Ignore the fact Bryce Harper was out by 45 feet and there was no logical reason for him to run all the way to first base. Williams expected him to do it anyway, not because it would help the team win, but because Matt Williams thinks that’s the way baseball is “supposed” to be played. Please also forget about the fact that Bryce Harper is the type of player who—if there was even a .001% chance of him being safe—would have torn every muscle in legs sprinting to first base.

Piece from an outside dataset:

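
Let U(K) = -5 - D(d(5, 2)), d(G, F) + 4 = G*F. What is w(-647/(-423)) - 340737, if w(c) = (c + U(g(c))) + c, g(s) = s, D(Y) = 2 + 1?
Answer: -144133841/423 ≈ -3.4074e+5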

On Sunday morning, I was watching a replay of the Nationals’ Friday night win against the Cardinals. At some point in the game–I believe the 6th inning—Ian Desmond hit into a double play with Adam LaRoche on first base. I couldn’t help but notice that LaRoche–who was out by a good 30 feet–never fully ran to second base. Instead, he smartly got out of the way of the throw from the shortstop to the first baseman, like runners usually do in that situation. Yet LaRoche wasn’t benched. Williams didn’t call him out in the press conference and media members didn’t write sanctimonious hot takes about LaRoche’s “lack of hustle.” Any conceivable argument for Harper running through first base, you can make for LaRoche running through second—preserving the ability to win on replay, showing “hustle”, etc. Yet LaRoche isn’t expected to run the “full 90 feet” between first and second like he’s expected to run between home and first. In both the cases of LaRoche on Friday and Harper on Saturday, it was illogical to “finish” the play after the runner is clearly out. But the Unwritten Rules of Baseball aren’t about logic. Matt Williams doesn’t care if they’re logical. He only cares that you follow them, or you get benched, especially if you’re the youngest player on the team.
As I’ve previously written, a manager’s job to maximize his team’s chance of scoring runs and winning baseball games. At the moment, however, it appears Matt Williams’ priorities are elsewhere—enforcing an unwritten baseball code that in no way helps the Nationals score runs and secure wins.
You can approve of Matt Williams’ decision this weekend, but be aware it won’t help this team win any baseball games this season, and future decisions of a similar nature may actually accomplish the complete opposite.